È vero quel ch’Ella ha udito circa la pace fra Persiani e Turchi; ma intanto il Turco cede ogni dominio che l’avolo conquistò a’ Persiani e il Persiano ricuperò. Non si scoprono sino a qui chiari i disegni dei Turchi; ma penso ch’abbiano la mente alle vittorie dei Polacchi contro a’ Russi, e là intendano le loro mire. Già si verificano movimenti d’armati nella Transilvania e Valacchia. Noi non abbiamo di che temere, in quanto che senza d’una flotta navale non possiamo essere offesi, nè a’ Turchi riesce procacciarsela a un tratto. Ci tocca bensì contrastare agli artificii di coloro che rimestano ogni cosa col danaro e sotto pretesto di religione. Sono gli Spagnuoli con la flotta presso Otranto, e i Turchi con un’altra sopra i lidi della Calabria; la flotta veneziana sta intorno a Corfù. Gli Spagnuoli ricorrono ad ogni espediente per far nascere dissensioni tra i Turchi e questa repubblica; ma le loro arti son note ad entrambi i paesi e non riusciranno.

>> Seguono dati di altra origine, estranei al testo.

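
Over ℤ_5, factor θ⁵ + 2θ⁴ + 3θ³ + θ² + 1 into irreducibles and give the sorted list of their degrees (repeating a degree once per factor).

1, 2, 2

Write g(θ) = θ⁵ + 2θ⁴ + 3θ³ + θ² + 1.
Roots in ℤ_5: g(0) = 1; g(1) = 3; g(2) = 3; g(3) = 1; g(4) = 0 → root.
Linear factors from roots: (θ + 1).
Complete factorization: g(θ) = (θ + 1)·(θ² + 3θ + 4)^2.
Factor degrees with multiplicity: 1 + 2 + 2 = 5.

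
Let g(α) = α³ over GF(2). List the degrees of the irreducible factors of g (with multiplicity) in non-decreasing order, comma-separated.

Roots in GF(2): g(0) = 0 → root; g(1) = 1.
Linear factors from roots: (α).
Complete factorization: g(α) = (α)^3.
Factor degrees with multiplicity: 1 + 1 + 1 = 3.

1, 1, 1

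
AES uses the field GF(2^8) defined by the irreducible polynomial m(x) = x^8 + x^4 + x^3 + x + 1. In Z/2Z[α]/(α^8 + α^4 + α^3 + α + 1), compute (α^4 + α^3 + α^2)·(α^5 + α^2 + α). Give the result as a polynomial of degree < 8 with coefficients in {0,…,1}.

Multiply in Z/2Z[α]: (α^4 + α^3 + α^2)·(α^5 + α^2 + α) = α^9 + α^8 + α^7 + α^6 + α^3.
Reduce using α^8 ≡ α^4 + α^3 + α + 1 (mod α^8 + α^4 + α^3 + α + 1).
Reduced: α^7 + α^6 + α^5 + α^2 + 1.

α^7 + α^6 + α^5 + α^2 + 1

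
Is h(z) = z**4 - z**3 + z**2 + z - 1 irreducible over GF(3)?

Check for roots in GF(3): h(0) = 2; h(1) = 1; h(2) = 1.
No roots, so no linear factors.
Monic irreducibles of degree 2 over GF(3): z**2 + 1, z**2 + z - 1, z**2 - z - 1.
None of them divide h (all give nonzero remainder).
No irreducible factor of degree ≤ 2 exists, so h is irreducible over GF(3).

Yes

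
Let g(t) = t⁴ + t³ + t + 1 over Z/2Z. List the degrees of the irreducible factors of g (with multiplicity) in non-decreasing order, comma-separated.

Roots in Z/2Z: g(0) = 1; g(1) = 0 → root.
Linear factors from roots: (t + 1).
Complete factorization: g(t) = (t + 1)^2·(t² + t + 1).
Factor degrees with multiplicity: 1 + 1 + 2 = 4.

1, 1, 2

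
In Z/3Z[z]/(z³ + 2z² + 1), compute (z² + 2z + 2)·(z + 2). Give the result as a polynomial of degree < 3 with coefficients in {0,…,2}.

Multiply in Z/3Z[z]: (z² + 2z + 2)·(z + 2) = z³ + z² + 1.
Reduce using z³ ≡ z² + 2 (mod z³ + 2z² + 1).
Reduced: 2z².

2z^2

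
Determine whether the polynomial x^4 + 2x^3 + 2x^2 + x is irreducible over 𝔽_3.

No

Write m(x) = x^4 + 2x^3 + 2x^2 + x.
Check for roots in 𝔽_3: m(0) = 0 → root; m(1) = 0 → root; m(2) = 0 → root.
m(0) = 0, so (x) divides m(x); m is reducible.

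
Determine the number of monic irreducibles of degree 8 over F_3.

x^(3^8) − x is the product of all monic irreducibles of degree dividing 8; Möbius inversion gives N = (1/8) Σ μ(8/d)·3^d.
Divisors of 8: 1, 2, 4, 8; μ(8/d) for each: 0, 0, -1, 1.
Σ = − 3^4 + 3^8 = 6480.
N = 6480/8 = 810.

810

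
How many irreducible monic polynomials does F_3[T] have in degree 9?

2184

Gauss's count: N_{3}(9) = (1/9) Σ_{d|9} μ(9/d)·3^d.
Divisors of 9: 1, 3, 9; μ(9/d) for each: 0, -1, 1.
Σ = − 3^3 + 3^9 = 19656.
N = 19656/9 = 2184.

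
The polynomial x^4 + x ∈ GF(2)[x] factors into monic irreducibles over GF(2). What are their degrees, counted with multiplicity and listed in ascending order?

Write f(x) = x^4 + x.
Roots in GF(2): f(0) = 0 → root; f(1) = 0 → root.
Linear factors from roots: (x), (x + 1).
Complete factorization: f(x) = (x)·(x + 1)·(x^2 + x + 1).
Factor degrees with multiplicity: 1 + 1 + 2 = 4.

1, 1, 2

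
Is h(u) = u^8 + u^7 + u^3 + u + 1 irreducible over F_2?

Yes

Check for roots in F_2: h(0) = 1; h(1) = 1.
No roots, so no linear factors.
Monic irreducibles of degree 2 over GF(2): u^2 + u + 1.
None of them divide h (all give nonzero remainder).
Monic irreducibles of degree 3 over GF(2): u^3 + u + 1, u^3 + u^2 + 1.
None of them divide h (all give nonzero remainder).
Monic irreducibles of degree 4 over GF(2): u^4 + u + 1, u^4 + u^3 + 1, u^4 + u^3 + u^2 + u + 1.
None of them divide h (all give nonzero remainder).
No irreducible factor of degree ≤ 4 exists, so h is irreducible over GF(2).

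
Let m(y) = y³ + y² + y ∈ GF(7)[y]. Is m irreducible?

Check for roots in GF(7): m(0) = 0 → root; m(1) = 3; m(2) = 0 → root; m(3) = 4; m(4) = 0 → root; m(5) = 1; m(6) = 6.
m(0) = 0, so (y) divides m(y); m is reducible.

No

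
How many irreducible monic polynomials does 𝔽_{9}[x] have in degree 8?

By the necklace-counting formula, N_9(8) = (1/8) Σ_{d|8} μ(8/d)·9^d.
Divisors of 8: 1, 2, 4, 8; μ(8/d) for each: 0, 0, -1, 1.
Σ = − 9^4 + 9^8 = 43040160.
N = 43040160/8 = 5380020.

5380020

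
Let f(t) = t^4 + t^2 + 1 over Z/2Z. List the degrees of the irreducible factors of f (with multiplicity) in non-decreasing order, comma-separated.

Roots in Z/2Z: f(0) = 1; f(1) = 1.
Complete factorization: f(t) = (t^2 + t + 1)^2.
Factor degrees with multiplicity: 2 + 2 = 4.

2, 2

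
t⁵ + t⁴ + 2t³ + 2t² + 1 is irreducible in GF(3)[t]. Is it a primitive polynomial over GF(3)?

Write f(t) = t⁵ + t⁴ + 2t³ + 2t² + 1.
|GF(3^5)^×| = 3^5 − 1 = 242. Prime factorization: 242 = 2·11^2.
f is primitive ⇔ t has order 242 in GF(3)[t]/(f), i.e. t^(242/q) ≠ 1 for each prime q | 242.
t^(121) mod f = 2.
t^(22) mod f = t⁴ + 2t + 1.
None equal 1, so t has full order 242; f is primitive.

Yes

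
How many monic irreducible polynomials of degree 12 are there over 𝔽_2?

x^(2^12) − x is the product of all monic irreducibles of degree dividing 12; Möbius inversion gives N = (1/12) Σ μ(12/d)·2^d.
Divisors of 12: 1, 2, 3, 4, 6, 12; μ(12/d) for each: 0, 1, 0, -1, -1, 1.
Σ = 2^2 − 2^4 − 2^6 + 2^12 = 4020.
N = 4020/12 = 335.

335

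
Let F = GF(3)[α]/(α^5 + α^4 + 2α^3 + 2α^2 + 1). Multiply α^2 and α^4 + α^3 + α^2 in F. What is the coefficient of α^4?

Multiply in GF(3)[α]: (α^2)·(α^4 + α^3 + α^2) = α^6 + α^5 + α^4.
Reduce using α^5 ≡ 2α^4 + α^3 + α^2 + 2 (mod α^5 + α^4 + 2α^3 + 2α^2 + 1).
Reduced: 2α^4 + α^3 + 2α.

2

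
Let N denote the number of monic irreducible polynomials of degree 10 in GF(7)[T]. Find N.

28245840

x^(7^10) − x is the product of all monic irreducibles of degree dividing 10; Möbius inversion gives N = (1/10) Σ μ(10/d)·7^d.
Divisors of 10: 1, 2, 5, 10; μ(10/d) for each: 1, -1, -1, 1.
Σ = 7^1 − 7^2 − 7^5 + 7^10 = 282458400.
N = 282458400/10 = 28245840.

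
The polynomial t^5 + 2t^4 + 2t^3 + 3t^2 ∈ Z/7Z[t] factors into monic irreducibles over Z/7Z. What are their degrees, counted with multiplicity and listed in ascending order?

1, 1, 3

Write f(t) = t^5 + 2t^4 + 2t^3 + 3t^2.
Linear factors from roots: (t).
Complete factorization: f(t) = (t)^2·(t^3 + 2t^2 + 2t + 3).
Factor degrees with multiplicity: 1 + 1 + 3 = 5.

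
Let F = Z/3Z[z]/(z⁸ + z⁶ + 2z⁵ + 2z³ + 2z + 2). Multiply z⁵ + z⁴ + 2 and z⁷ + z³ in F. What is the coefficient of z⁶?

1

Multiply in Z/3Z[z]: (z⁵ + z⁴ + 2)·(z⁷ + z³) = z¹² + z¹¹ + z⁸ + 2z³.
Reduce using z⁸ ≡ 2z⁶ + z⁵ + z³ + z + 1 (mod z⁸ + z⁶ + 2z⁵ + 2z³ + 2z + 2).
Reduced: z⁶ + 2z⁴ + 2z³ + 2z².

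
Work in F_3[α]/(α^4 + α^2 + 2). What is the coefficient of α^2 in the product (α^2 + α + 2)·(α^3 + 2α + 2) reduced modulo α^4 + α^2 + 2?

0

Multiply in F_3[α]: (α^2 + α + 2)·(α^3 + 2α + 2) = α^5 + α^4 + α^3 + α^2 + 1.
Reduce using α^4 ≡ 2α^2 + 1 (mod α^4 + α^2 + 2).
Reduced: α + 2.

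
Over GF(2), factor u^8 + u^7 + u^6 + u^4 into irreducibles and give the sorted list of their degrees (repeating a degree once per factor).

Write f(u) = u^8 + u^7 + u^6 + u^4.
Roots in GF(2): f(0) = 0 → root; f(1) = 0 → root.
Linear factors from roots: (u), (u + 1).
Complete factorization: f(u) = (u + 1)·(u)^4·(u^3 + u + 1).
Factor degrees with multiplicity: 1 + 1 + 1 + 1 + 1 + 3 = 8.

1, 1, 1, 1, 1, 3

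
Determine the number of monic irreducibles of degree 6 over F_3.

116

By the necklace-counting formula, N_3(6) = (1/6) Σ_{d|6} μ(6/d)·3^d.
Divisors of 6: 1, 2, 3, 6; μ(6/d) for each: 1, -1, -1, 1.
Σ = 3^1 − 3^2 − 3^3 + 3^6 = 696.
N = 696/6 = 116.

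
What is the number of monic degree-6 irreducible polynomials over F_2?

The number of monic irreducibles of degree 6 over GF(2) is (1/6)·Σ_{d∣6} μ(6/d) 2^d.
Divisors of 6: 1, 2, 3, 6; μ(6/d) for each: 1, -1, -1, 1.
Σ = 2^1 − 2^2 − 2^3 + 2^6 = 54.
N = 54/6 = 9.

9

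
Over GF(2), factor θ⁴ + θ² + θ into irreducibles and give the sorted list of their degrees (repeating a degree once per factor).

1, 3

Write h(θ) = θ⁴ + θ² + θ.
Roots in GF(2): h(0) = 0 → root; h(1) = 1.
Linear factors from roots: (θ).
Complete factorization: h(θ) = (θ)·(θ³ + θ + 1).
Factor degrees with multiplicity: 1 + 3 = 4.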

Ebbi notizia che un parroco su quel di Parigi fu incatenato e messo in carcere per esserglisi trovati in casa scritti contrari all’autorità del papa. Ho gran desiderio di sapere se questa è la verità. Prego la S.V. a consegnare al signor Gillot le lettere allegate alla presente, e fargli i miei più compiti convenevoli. Io non cesso di pregare ogni giorno la sua divina Maestà, eccellentissimo signor mio, perchè la tenga in buona salute; e le bacio le mani.

14 agosto, 1612.



  1. Edita come sopra, pag. 105.
  2. Il Donato. Vedi la Lettera CCXIII, pag. 324 e nota 1.
  3. Allusione al metodo che allora tenevasi, riguardo a ciò, dal governo veneto, che certo avrà fatto custodire cotesti libercoli nella Secreta di Stato.
  4. Il cardinal Giacomo Du Perron. Vedi il tomo I, pag. 153 e nota.
  5. Ed ecco, secondo noi, il riformatore cattolico, che vuole al suo intento valersi anche della riforma protestante, ma senza uscire dal cattolicismo.